2. April 2020

CARD will test a well-known drug in the fight against coronavirus

A research team from the center of excellence CARD at the Danish Cancer Society will collaborate with colleagues from the University of Helsinki to test whether allergy medicine can be used as a remedy for coronavirus. The researchers from CARD have so far experienced good results by using certain forms of allergy medicine in cancer treatment and hope that the same will apply in the fight against coronavirus.

The image shows a graphic illustration of the coronavirus.
The image shows a graphic illustration of the coronavirus. Photo: CDC/Unsplash

While the COVID-19 pandemic is plaguing the world, a group of researchers from the DNRF’s Center for Autophagy, Recirculation and Disease (CARD) at the Danish Cancer Society has teamed up with research colleagues from the University of Helsinki in the fight against coronavirus. Researchers from CARD have so far achieved good results by using certain forms of allergy medicine in cancer treatments, and together with their Finnish colleagues, they will test a specific type of allergy medicine as a remedy for the worldwide virus. To this end, the research team from CARD has just sent a package to the University of Helsinki containing the substances with which they work in the laboratories of the Danish Cancer Society.

“We have sent a package of 12 different substances that we work with that we believe can attack coronavirus,” said Professor Marja Jäättelä, head of center at CARD.

The package contains an antihistamine-type allergy medicine and is addressed to Finnish professor and virus expert Olli Vapalahti, who has developed a COVID-19 cell system in his laboratory at the University of Helsinki. Here, Vapalahti has developed cell models that can, among other things, test the coronavirus’s ability to divide and infect cells and how different substances act on the virus.
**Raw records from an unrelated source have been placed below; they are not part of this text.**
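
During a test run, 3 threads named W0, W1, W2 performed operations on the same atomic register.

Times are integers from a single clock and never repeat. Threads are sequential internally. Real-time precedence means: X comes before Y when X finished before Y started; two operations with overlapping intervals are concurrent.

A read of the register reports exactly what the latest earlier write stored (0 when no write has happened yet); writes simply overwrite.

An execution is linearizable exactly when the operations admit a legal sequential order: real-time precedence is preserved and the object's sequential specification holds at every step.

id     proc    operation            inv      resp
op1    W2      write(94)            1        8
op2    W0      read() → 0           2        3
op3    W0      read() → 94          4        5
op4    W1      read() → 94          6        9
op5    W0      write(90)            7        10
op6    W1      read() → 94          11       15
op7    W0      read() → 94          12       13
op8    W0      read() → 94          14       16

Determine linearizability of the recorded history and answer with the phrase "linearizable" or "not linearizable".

the violation lands at event 13, op7's response at time 13: events 1..12 linearize, events 1..13 do not
all 10 real-time-respecting orders fail — 6 completed atomic register operations, no legal replay
every completion of the 1 pending operation (op6) was checked; none linearizes
one such order, op1, op2, op3, op4, op5, op7 (pending dropped), breaks at step 2 where op2 read() → 0 is illegal
one such order, op1, op2, op3, op5, op4, op7 (pending dropped), breaks at step 2 where op2 read() → 0 is illegal

not linearizable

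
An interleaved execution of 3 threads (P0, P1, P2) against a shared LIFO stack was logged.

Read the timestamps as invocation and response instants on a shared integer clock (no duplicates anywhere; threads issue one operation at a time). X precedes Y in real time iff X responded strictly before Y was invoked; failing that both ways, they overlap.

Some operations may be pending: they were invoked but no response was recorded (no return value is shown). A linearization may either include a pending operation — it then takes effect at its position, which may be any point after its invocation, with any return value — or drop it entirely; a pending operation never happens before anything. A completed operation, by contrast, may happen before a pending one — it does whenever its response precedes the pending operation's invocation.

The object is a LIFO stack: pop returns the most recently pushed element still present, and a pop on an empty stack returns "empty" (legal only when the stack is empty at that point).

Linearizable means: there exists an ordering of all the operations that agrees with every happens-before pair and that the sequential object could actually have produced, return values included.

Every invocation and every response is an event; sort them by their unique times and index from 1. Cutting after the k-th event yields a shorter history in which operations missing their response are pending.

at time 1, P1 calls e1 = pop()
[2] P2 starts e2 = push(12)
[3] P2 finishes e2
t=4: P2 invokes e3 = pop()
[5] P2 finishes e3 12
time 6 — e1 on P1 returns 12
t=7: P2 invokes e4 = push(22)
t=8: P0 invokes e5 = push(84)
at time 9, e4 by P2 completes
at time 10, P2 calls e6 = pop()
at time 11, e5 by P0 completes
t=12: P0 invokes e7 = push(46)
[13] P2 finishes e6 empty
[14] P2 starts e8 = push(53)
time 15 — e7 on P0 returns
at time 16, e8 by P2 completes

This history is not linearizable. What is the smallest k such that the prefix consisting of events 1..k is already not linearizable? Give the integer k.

6

a valid linearization of events 1..5 exists, for instance e1, e2, e3:
1. e1 pop() (pending, included), leaving stack <>
2. e2 push(12), leaving stack <12>
3. e3 pop() → 12, leaving stack <>
include event 6 — e1 responding at 6 — and every candidate order breaks
e.g. e1, e2, e3: illegal at step 1, since e1 pop() → 12 cannot apply there
e.g. e2, e1, e3: illegal at step 3, since e3 pop() → 12 cannot apply there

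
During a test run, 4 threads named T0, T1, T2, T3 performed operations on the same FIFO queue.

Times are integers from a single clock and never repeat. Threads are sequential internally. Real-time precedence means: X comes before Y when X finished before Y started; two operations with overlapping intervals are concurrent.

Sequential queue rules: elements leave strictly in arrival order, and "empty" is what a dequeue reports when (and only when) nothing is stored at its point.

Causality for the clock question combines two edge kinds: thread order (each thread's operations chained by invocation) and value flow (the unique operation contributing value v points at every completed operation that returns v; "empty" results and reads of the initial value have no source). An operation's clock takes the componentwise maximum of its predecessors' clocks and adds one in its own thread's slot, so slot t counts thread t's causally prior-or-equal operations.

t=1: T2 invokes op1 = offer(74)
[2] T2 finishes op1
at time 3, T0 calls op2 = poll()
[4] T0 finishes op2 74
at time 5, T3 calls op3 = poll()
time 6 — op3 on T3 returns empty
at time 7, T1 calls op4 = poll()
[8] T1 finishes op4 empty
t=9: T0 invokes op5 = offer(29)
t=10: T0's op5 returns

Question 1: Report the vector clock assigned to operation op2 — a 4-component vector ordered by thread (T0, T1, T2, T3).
Answer: (1, 0, 1, 0)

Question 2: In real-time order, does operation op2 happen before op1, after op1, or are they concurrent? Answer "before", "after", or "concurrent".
Answer: after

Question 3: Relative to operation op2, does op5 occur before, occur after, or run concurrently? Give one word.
Answer: after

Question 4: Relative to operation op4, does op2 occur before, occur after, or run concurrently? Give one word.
Answer: before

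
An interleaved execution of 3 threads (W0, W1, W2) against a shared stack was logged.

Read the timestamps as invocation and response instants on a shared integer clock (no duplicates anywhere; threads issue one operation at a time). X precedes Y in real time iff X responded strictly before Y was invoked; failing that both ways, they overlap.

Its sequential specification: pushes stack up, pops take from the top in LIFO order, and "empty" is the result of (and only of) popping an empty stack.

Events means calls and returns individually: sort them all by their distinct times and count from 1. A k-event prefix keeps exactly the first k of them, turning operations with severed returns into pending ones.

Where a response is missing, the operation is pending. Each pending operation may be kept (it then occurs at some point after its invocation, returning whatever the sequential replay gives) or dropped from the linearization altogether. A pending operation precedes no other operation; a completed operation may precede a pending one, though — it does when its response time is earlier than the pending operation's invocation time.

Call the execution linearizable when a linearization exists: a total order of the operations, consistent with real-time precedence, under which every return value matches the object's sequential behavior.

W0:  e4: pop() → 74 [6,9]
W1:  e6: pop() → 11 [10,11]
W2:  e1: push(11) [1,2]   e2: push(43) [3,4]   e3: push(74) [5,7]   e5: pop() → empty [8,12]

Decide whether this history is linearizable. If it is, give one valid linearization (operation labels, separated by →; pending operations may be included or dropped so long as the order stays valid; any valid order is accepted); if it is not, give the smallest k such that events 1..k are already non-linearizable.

through event 11 a valid linearization exists; event 12 (e5 responding at time 12) ends that
checked exhaustively: 5 real-time-consistent orders of 6 completed operations, zero legal stack replays
one such order, e1, e2, e3, e4, e5, e6, breaks at step 5 where e5 pop() → empty is illegal
one such order, e1, e2, e3, e4, e6, e5, breaks at step 5 where e6 pop() → 11 is illegal

not linearizable — minimal violating prefix: 12 events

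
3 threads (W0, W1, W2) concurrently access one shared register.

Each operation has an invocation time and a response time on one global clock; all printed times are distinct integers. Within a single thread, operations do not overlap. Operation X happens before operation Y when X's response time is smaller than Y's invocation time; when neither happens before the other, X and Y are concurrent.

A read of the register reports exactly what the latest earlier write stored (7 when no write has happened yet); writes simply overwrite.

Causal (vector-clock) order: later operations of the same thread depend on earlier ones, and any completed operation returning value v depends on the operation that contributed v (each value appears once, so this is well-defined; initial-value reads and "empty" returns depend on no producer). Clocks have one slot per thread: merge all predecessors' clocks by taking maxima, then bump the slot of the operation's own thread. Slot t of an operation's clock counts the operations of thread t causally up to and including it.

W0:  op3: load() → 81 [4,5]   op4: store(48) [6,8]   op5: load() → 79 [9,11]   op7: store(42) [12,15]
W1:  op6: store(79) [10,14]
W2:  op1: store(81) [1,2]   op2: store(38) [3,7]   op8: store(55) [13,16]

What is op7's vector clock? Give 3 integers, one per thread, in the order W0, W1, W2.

(4, 1, 1)

VC(op1, invoked at 1): no causal predecessors; +1 on W2 → (0, 0, 1)
VC(op6, invoked at 10): no causal predecessors; +1 on W1 → (0, 1, 0)
from VC(op1)=(0, 0, 1), op2 (invoked 3) maxes components and bumps W2 → (0, 0, 2)
from VC(op1)=(0, 0, 1), op3 (invoked 4) maxes components and bumps W0 → (1, 0, 1)
from VC(op2)=(0, 0, 2), op8 (invoked 13) maxes components and bumps W2 → (0, 0, 3)
from VC(op3)=(1, 0, 1), op4 (invoked 6) maxes components and bumps W0 → (2, 0, 1)
from VC(op4)=(2, 0, 1), VC(op6)=(0, 1, 0), op5 (invoked 9) maxes components and bumps W0 → (3, 1, 1)
from VC(op5)=(3, 1, 1), op7 (invoked 12) maxes components and bumps W0 → (4, 1, 1)
target: VC(op7) = (4, 1, 1)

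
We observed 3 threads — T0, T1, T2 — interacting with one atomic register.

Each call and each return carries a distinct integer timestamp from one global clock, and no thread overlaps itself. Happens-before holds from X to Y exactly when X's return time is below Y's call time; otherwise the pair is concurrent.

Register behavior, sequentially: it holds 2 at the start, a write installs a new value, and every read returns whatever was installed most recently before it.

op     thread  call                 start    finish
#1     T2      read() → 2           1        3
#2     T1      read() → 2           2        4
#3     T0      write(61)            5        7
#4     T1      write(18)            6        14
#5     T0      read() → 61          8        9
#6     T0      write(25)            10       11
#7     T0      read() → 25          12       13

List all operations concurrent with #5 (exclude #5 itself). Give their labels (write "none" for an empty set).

#4

concurrent with #5 ([8,9]): every op whose interval crosses 8..9
#1 [1,3]: before
#2 [2,4]: before
#3 [5,7]: before
#4 [6,14]: concurrent
#6 [10,11]: after
#7 [12,13]: after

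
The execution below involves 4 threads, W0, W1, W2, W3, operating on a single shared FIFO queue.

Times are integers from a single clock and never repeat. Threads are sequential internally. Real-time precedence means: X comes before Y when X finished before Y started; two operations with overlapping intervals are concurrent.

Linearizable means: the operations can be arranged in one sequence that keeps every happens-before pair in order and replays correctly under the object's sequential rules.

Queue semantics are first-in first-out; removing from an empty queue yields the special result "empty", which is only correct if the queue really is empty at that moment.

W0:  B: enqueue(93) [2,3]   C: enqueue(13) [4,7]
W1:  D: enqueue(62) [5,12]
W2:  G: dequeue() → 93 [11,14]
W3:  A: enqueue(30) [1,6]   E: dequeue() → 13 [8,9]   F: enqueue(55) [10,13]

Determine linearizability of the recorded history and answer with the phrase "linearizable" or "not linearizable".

not linearizable

through event 8 a valid linearization exists; event 9 (E responding at time 9) ends that
checked exhaustively: 3 real-time-consistent orders of 4 completed operations, zero legal FIFO queue replays
no completion choice of the 1 pending operation (D) rescues it — every subset was tried
for example A, B, C, E (pending dropped) fails at step 4: E dequeue() → 13 is not legal there
for example B, A, C, E (pending dropped) fails at step 4: E dequeue() → 13 is not legal there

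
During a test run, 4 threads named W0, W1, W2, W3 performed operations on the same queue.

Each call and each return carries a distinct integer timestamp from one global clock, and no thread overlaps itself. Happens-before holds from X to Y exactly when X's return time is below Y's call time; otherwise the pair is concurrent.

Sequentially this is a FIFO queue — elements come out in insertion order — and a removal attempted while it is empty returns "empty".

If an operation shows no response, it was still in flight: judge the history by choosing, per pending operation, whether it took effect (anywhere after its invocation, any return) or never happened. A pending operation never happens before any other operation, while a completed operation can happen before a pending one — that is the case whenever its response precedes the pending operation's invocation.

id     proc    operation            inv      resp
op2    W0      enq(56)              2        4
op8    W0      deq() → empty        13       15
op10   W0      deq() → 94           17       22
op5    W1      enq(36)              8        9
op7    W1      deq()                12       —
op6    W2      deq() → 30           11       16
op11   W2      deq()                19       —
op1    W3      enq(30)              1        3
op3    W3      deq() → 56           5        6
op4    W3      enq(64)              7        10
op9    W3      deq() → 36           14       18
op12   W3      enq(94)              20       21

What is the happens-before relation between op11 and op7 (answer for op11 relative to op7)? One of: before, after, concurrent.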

“Currently, there is a great deal of focus on malaria treatments such as chloroquine as well as hydroxychloroquine as possible treatments for COVID-19. They function mainly by disrupting the function of the lysosomes and thus the virus’s access to the cell,” said Jäättelä.

Well-tested drugs with few side effects

The initiative is based on CARD’s experience with research into so-called lysosomes, which are small organs in the cells of the cells, which are full of acid and enzymes and help to ensure that waste in the cells is broken down. In their research, Jäättelä and her research team have shown, among other things, that antihistamines can enhance the effect of chemotherapy by affecting the lysosomes. Since coronaviruses use the lysosomes to access the body’s cells, scientists will now test whether antihistamines will also affect the fight against COVID-19.

“Based on our knowledge of lysosomes and drugs that target lysosomes, we believe that some of the antihistamines that we have been investigating for many years may have a similar or even better effect on coronavirus,” said Jäättelä.

If the experiments in the laboratory at the University of Helsinki show good results, Jäättelä and the rest of the CARD research team hope that antihistamines will be tested quickly first on COVID-19 mouse models and then on patients.

“If our thesis holds, we will contact the health care system quickly. Chloroquine is not harmless, so if the antihistamines can be used, it will be safer. Antihistamines are old and well-tested drugs with very few side effects, so it will be a better solution,” said Jäättelä. She added:

“So even if we can’t completely remove the virus, we may be able to reduce the amount and thus prevent serious illness and death.”